Herbert hat's nicht leicht. Er ächzt, dabei sind's nur 70 Meter Höhenunterschied, die der Schienenbus auf den letzten Kilometern bis Vrchlabi (Hohenelbe) im Riesengebirge bewältigen muss. In Kunčice nad Labem sind ein halbes Dutzend Wanderer eingestiegen. Sie wollen erkunden, wo die Elbe ihren Ursprung hat.

Unser „Elbebahnweg“ beginnt im sächsischen Dresden. Im Speisewagen des Eurocity 379. Wir nehmen Platz auf roten Kunststoffsesseln. Auf den Tischen liegen weiße Stoffdecken. In der winzigen Küche zischt es. Bei der tschechischen Schlaf- und Speisewagengesellschaft JLV wird noch viel frisch gekocht: Gulasch, Braten, Knödel, Schweinebackerln in Schwarzbiersauce, Schokopalatschinken. Genuss, während das Elbsandsteingebirge der Sächsischen Schweiz am Fenster vorbeifliegt. Auf der Elbe, kaum 100 Meter breit, tuckert Raddampfer Pirna vorüber.

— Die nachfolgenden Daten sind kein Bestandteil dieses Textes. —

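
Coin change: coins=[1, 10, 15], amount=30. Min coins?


dp[0]=0; dp[i]=1+min(dp[i-c] for c in coins)
...dp[25]=2, dp[26]=3, dp[27]=4, dp[28]=5, dp[29]=6, dp[30]=2
Minimum coins for 30 = 2


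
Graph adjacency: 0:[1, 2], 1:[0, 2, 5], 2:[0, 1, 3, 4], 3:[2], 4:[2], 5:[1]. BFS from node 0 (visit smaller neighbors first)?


BFS queue: start with [0]
Visit order: [0, 1, 2, 5, 3, 4]


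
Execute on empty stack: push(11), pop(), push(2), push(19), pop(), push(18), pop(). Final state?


push(11) -> [11]
pop() returns 11 -> []
push(2) -> [2]
push(19) -> [2, 19]
pop() returns 19 -> [2]
push(18) -> [2, 18]
pop() returns 18 -> [2]
Final stack (bottom to top): [2]


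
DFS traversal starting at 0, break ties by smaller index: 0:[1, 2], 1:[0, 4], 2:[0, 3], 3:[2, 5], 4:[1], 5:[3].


DFS stack-based: start with [0]
Visit order: [0, 1, 4, 2, 3, 5]


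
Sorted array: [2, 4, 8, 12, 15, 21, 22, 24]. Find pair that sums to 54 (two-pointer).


Two pointers: lo=0, hi=7
No pair sums to 54


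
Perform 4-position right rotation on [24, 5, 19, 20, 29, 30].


Right rotate by 4: [19, 20, 29, 30, 24, 5]


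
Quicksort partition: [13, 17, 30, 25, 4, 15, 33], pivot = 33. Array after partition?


Elements <= 33 go left of pivot.
Result: [13, 17, 30, 25, 4, 15, 33], pivot at index 6


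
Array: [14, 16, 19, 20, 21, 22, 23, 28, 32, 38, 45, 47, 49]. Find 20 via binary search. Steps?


Search for 20:
[0,12] mid=6 arr[6]=23
[0,5] mid=2 arr[2]=19
[3,5] mid=4 arr[4]=21
[3,3] mid=3 arr[3]=20
Total: 4 comparisons


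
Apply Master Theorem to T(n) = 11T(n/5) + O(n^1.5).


a=11, b=5, c=1.5. log_5(11)=1.490 < c=1.5. Case 3: O(n^c) = O(n^1.500)
Complexity: O(n^1.500)


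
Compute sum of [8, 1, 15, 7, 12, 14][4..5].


Prefix sums: [0, 8, 9, 24, 31, 43, 57]
Sum[4..5] = prefix[6] - prefix[4] = 57 - 31 = 26


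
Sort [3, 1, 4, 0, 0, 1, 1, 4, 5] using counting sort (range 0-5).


Count array: [2, 3, 0, 1, 2, 1]
Reconstruct: [0, 0, 1, 1, 1, 3, 4, 4, 5]


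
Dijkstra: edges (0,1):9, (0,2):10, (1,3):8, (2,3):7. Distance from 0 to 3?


Dijkstra from 0:
Distances: {0: 0, 1: 9, 2: 10, 3: 17}
Shortest distance to 3 = 17, path = [0, 1, 3]


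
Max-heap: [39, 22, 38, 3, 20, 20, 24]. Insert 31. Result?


Append 31: [39, 22, 38, 3, 20, 20, 24, 31]
Bubble up: swap idx 7(31) with idx 3(3); swap idx 3(31) with idx 1(22)
Result: [39, 31, 38, 22, 20, 20, 24, 3]


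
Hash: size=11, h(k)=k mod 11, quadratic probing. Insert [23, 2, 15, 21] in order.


Insertions: 23->slot 1; 2->slot 2; 15->slot 4; 21->slot 10
Table: [None, 23, 2, None, 15, None, None, None, None, None, 21]


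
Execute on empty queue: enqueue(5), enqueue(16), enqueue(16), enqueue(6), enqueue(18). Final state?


enqueue(5) -> [5]
enqueue(16) -> [5, 16]
enqueue(16) -> [5, 16, 16]
enqueue(6) -> [5, 16, 16, 6]
enqueue(18) -> [5, 16, 16, 6, 18]
Final queue (front to back): [5, 16, 16, 6, 18]


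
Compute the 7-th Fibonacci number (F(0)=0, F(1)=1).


F(n)=F(n-1)+F(n-2)
...F(5)=5, F(6)=8, F(7)=13


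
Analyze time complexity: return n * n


Analysis: constant-time operation, no loop
Complexity: O(1)


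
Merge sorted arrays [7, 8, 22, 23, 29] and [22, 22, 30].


Compare heads, take smaller each step.
Merged: [7, 8, 22, 22, 22, 23, 29, 30]


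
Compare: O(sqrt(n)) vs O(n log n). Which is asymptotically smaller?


sublinear grows slower than linearithmic
O(sqrt(n)) is asymptotically smaller; O(n log n) grows faster


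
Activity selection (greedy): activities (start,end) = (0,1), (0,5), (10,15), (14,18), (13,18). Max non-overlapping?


Greedy: pick earliest-ending, then skip overlaps.
Selected (2 activities): [(0, 1), (10, 15)]


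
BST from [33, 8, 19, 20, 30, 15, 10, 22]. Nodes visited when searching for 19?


BST root = 33
Search for 19: compare at each node
Path: [33, 8, 19]


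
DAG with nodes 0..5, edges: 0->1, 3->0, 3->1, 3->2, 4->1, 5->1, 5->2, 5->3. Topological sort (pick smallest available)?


Kahn's algorithm, process smallest node first
Order: [4, 5, 3, 0, 1, 2]


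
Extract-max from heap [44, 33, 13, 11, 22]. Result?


Max = 44
Replace root with last, heapify down
Resulting heap: [33, 22, 13, 11]


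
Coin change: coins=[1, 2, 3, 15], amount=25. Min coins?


dp[0]=0; dp[i]=1+min(dp[i-c] for c in coins)
...dp[20]=3, dp[21]=3, dp[22]=4, dp[23]=4, dp[24]=4, dp[25]=5
Minimum coins for 25 = 5


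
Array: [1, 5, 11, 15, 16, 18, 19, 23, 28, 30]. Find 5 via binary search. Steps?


Search for 5:
[0,9] mid=4 arr[4]=16
[0,3] mid=1 arr[1]=5
Total: 2 comparisons


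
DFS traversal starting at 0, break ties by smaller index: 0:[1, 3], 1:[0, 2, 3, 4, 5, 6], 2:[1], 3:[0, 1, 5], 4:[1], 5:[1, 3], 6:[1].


DFS stack-based: start with [0]
Visit order: [0, 1, 2, 3, 5, 4, 6]


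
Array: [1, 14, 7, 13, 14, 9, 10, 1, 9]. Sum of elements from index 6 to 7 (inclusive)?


Prefix sums: [0, 1, 15, 22, 35, 49, 58, 68, 69, 78]
Sum[6..7] = prefix[8] - prefix[6] = 69 - 58 = 11


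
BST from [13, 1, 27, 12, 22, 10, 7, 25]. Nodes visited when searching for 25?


BST root = 13
Search for 25: compare at each node
Path: [13, 27, 22, 25]


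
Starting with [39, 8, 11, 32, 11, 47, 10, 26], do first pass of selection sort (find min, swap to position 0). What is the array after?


After one pass: [8, 39, 11, 32, 11, 47, 10, 26]


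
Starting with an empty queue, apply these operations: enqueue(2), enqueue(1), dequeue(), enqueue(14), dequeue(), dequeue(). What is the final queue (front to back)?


enqueue(2) -> [2]
enqueue(1) -> [2, 1]
dequeue() returns 2 -> [1]
enqueue(14) -> [1, 14]
dequeue() returns 1 -> [14]
dequeue() returns 14 -> []
Final queue (front to back): []


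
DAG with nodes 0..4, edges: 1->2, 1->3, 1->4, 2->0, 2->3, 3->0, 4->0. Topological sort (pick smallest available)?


Kahn's algorithm, process smallest node first
Order: [1, 2, 3, 4, 0]


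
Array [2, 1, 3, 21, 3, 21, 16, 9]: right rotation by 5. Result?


Right rotate by 5: [21, 3, 21, 16, 9, 2, 1, 3]


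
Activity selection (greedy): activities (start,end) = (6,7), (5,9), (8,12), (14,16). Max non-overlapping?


Greedy: pick earliest-ending, then skip overlaps.
Selected (3 activities): [(6, 7), (8, 12), (14, 16)]


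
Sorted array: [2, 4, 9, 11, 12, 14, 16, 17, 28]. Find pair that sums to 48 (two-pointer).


Two pointers: lo=0, hi=8
No pair sums to 48


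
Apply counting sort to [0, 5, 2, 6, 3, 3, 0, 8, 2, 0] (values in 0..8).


Count array: [3, 0, 2, 2, 0, 1, 1, 0, 1]
Reconstruct: [0, 0, 0, 2, 2, 3, 3, 5, 6, 8]


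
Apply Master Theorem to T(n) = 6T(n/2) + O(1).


a=6, b=2, c=0. log_2(6)=2.585 > c=0. Case 1: O(n^log_b(a)) = O(n^2.585)
Complexity: O(n^2.585)


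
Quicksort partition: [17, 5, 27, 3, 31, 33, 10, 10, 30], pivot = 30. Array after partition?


Elements <= 30 go left of pivot.
Result: [17, 5, 27, 3, 10, 10, 30, 33, 31], pivot at index 6


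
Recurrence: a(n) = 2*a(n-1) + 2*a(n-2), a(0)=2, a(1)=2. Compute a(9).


Build bottom-up:
...a(7)=1136, a(8)=3104, a(9)=2*3104+2*1136=8480


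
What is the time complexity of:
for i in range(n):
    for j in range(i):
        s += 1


Per nesting level: O(n) * O(n) [triangular over i] = O(n^2)
Complexity: O(n^2)


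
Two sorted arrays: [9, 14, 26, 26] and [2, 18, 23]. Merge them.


Compare heads, take smaller each step.
Merged: [2, 9, 14, 18, 23, 26, 26]


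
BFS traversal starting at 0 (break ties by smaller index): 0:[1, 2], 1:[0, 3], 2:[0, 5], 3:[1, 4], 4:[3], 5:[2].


BFS queue: start with [0]
Visit order: [0, 1, 2, 3, 5, 4]


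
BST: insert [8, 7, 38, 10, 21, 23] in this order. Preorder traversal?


Root = 8; build tree by BST insertion.
Preorder traversal: [8, 7, 38, 10, 21, 23]


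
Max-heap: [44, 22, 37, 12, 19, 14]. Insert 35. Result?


Append 35: [44, 22, 37, 12, 19, 14, 35]
Bubble up: no swaps needed
Result: [44, 22, 37, 12, 19, 14, 35]


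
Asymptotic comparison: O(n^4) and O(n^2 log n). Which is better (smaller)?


n^2 log n grows slower than quartic
O(n^2 log n) is asymptotically smaller; O(n^4) grows faster


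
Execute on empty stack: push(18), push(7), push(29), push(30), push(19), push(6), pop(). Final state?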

Grenze passiert, Bierpreis passt sich an

Kurz hinter Bad Schandau, in Hrensko, ist die Grenze erreicht. Nun beginnt die Happy Hour. Soll heißen, alle Speisen und Getränke werden tschechischem Niveau angepasst. Noch ein Schluck vom frisch gezapften Pilsner Urquell, schon rollen wir in Usti nad Labem (Aussig an der Elbe) ein.

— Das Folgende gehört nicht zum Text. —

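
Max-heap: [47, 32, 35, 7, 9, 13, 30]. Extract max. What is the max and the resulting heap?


Max = 47
Replace root with last, heapify down
Resulting heap: [35, 32, 30, 7, 9, 13]


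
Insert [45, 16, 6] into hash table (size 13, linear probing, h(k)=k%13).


Insertions: 45->slot 6; 16->slot 3; 6->slot 7
Table: [None, None, None, 16, None, None, 45, 6, None, None, None, None, None]


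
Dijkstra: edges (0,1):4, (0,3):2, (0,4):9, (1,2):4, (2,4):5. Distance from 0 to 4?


Dijkstra from 0:
Distances: {0: 0, 1: 4, 2: 8, 3: 2, 4: 9}
Shortest distance to 4 = 9, path = [0, 4]


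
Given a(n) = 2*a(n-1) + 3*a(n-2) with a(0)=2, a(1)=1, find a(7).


Build bottom-up:
...a(5)=181, a(6)=548, a(7)=2*548+3*181=1639


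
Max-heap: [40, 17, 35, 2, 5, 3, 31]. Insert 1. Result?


Append 1: [40, 17, 35, 2, 5, 3, 31, 1]
Bubble up: no swaps needed
Result: [40, 17, 35, 2, 5, 3, 31, 1]


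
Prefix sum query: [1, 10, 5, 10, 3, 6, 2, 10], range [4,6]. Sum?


Prefix sums: [0, 1, 11, 16, 26, 29, 35, 37, 47]
Sum[4..6] = prefix[7] - prefix[4] = 37 - 26 = 11


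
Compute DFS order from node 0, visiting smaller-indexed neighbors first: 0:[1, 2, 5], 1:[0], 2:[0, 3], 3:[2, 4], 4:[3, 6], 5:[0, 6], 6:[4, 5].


DFS stack-based: start with [0]
Visit order: [0, 1, 2, 3, 4, 6, 5]


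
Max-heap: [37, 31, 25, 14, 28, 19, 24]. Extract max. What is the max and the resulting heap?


Max = 37
Replace root with last, heapify down
Resulting heap: [31, 28, 25, 14, 24, 19]


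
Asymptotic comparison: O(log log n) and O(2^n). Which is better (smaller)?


double-logarithmic grows slower than exponential
O(log log n) is asymptotically smaller; O(2^n) grows faster


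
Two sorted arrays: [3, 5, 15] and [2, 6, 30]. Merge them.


Compare heads, take smaller each step.
Merged: [2, 3, 5, 6, 15, 30]


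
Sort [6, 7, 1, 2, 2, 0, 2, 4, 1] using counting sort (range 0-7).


Count array: [1, 2, 3, 0, 1, 0, 1, 1]
Reconstruct: [0, 1, 1, 2, 2, 2, 4, 6, 7]


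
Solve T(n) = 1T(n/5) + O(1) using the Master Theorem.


a=1, b=5, c=0. log_5(1)=0 = c=0. Case 2: O(n^c log n) = O(log n)
Complexity: O(log n)


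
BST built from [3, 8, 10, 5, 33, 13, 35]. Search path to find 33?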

Eine Regionalbahn bringt uns rasch vom Haupt- zum Westbahnhof. Von hier startet der Schnellzug nach Melnik, dem ersten Etappenziel. Er passiert die Böhmische Pforte, ein 50 Kilometer langes Tal durch das waldreiche Böhmische Mittelgebirge, das die Elbe in vielen Schleifen durchfließt. Bis zu 600 Meter hohe Gipfel flankieren den Fluss. Getreideäcker überall, aber Fabrikschlote, Großbetriebe.

Dagmar Krappe

In Melnik münden der längste Nebenfluss, die Moldau, und der Moldaukanal in den Strom, der auf Tschechisch Labe heißt. Hoch über Weinzeilen thronen die St.-Peter-und-Paul-Kirche und das Schloss des Jíří (Georg) Lobkowicz. In Zürich geboren und Nachfahre einer der jahrhundertelang reichsten, inzwischen weitverzweigten Familien Tschechiens. „Die Fürstenfamilie stammt aus Lobkovice ein Stück flussaufwärts“, erzählt der Schlossherr: „Als nach Ende des Ersten Weltkriegs durch den Zerfall der österreichisch-ungarischen Monarchie der tschechoslowakische Staat entstand, wurde der Adelstitel aberkannt. Nach dem Zweiten Weltkrieg der gesamte Besitz verstaatlicht.“ 17 Objekte bekam der Lobkowicz-Clan nach der Samtenen Revolution in den 90ern zurück. „Von einigen trennten wir uns sofort wieder. Zu traurig war ihr Zustand, zu aufwendig die Erhaltung“, sagt Jíří Lobkowicz: „Dieses Barockensemble kam 1753 in unseren Besitz.“ Edle Tropfen aus 30 Hektar Weinbau reifen in historischen Kellergewölben in Stahltanks und Barriques.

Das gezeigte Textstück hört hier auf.